The site I'm working on needs to fetch the tweets from 150-300 people, store them locally, and then list them on the front page. The profiles sit in groups.
The pages will be showing
- the last 20 tweets (or 21-40, etc) by date, group of profiles, single profile, search, or "subject" (which is sort of a different group.. I think..)
- a live, context-aware tag cloud (based on the last 300 tweets of the current search, group of profiles, or single profile shown)
- various statistics (group stuffs, most active, etc) which depend on the type of page shown.
We're expecting a fair bit of traffic. The last, similar site peaked at nearly 40K visits per day, and ran intro trouble before I started caching pages as static files, and disabling some features (some, accidently..). This was caused mostly by the fact that a page load would also fetch the last x tweets from the 3-6 profiles which had not been updated the longest..
With this new site I can fortunately use cron to fetch tweets, so that helps. I'll also be denormalizing the db a little so it needs less joins, optimize it for faster selects instead of size.

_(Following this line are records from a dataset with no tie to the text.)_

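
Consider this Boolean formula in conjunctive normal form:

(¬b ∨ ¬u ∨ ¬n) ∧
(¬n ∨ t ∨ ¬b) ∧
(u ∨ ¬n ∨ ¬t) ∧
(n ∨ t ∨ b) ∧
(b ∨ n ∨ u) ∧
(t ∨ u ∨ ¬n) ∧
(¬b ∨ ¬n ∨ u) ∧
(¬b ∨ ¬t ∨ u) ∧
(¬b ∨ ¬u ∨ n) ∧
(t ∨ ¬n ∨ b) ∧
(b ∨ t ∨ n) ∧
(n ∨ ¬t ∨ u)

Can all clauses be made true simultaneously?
Yes

Yes, the formula is satisfiable.

One satisfying assignment is: n=False, t=False, b=True, u=False

Verification: With this assignment, all 12 clauses evaluate to true.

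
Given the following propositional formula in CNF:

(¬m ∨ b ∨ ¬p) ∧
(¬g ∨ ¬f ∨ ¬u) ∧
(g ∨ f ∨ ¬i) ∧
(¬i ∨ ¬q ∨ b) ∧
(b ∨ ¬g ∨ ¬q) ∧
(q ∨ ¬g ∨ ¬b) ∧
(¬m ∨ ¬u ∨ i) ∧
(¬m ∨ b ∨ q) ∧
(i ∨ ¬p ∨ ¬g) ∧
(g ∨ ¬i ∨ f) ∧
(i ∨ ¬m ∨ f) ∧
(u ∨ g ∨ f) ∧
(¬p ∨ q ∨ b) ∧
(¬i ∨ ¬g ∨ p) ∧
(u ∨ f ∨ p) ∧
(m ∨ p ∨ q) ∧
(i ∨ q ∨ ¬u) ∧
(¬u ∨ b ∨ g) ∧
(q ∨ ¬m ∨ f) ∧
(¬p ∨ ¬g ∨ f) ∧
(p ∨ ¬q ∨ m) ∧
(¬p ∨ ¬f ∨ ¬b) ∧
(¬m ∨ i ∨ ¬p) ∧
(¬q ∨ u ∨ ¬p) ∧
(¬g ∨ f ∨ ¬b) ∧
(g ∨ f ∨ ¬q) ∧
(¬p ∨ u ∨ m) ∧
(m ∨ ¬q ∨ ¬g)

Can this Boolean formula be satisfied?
Yes

Yes, the formula is satisfiable.

One satisfying assignment is: f=True, m=True, u=False, b=True, i=True, p=False, q=False, g=False

Verification: With this assignment, all 28 clauses evaluate to true.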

Now, main question: how do I figure out which profiles to check for new tweets in an efficient manner? Some people will be tweeting more often than others, some will tweet in bursts (this happens a lot). I want to keep the front page of the site as "current" as possible. If it comes to, say, 300 profiles, and I check 5 every minute, some tweets will only appear an hour after the fact. I can check more often (up to 20K) but want to optimize this as much as possible, both to not hit the rate limit and to not run out of resources on the local server (it hit mysql's connection limit with that other site).
Question 2: since cron only "runs" once a minute, I figure I have to check multiple profiles each minute - as stated, at least 5, possibly more. To try and spread it out over that minute I could have it sleep a few seconds between batches or even single profiles. But then if it takes longer than 60 seconds altogether, the script will run into itself. Is this a problem? If so, how can I avoid that?
Question 3: any other tips? Readmes? URLs?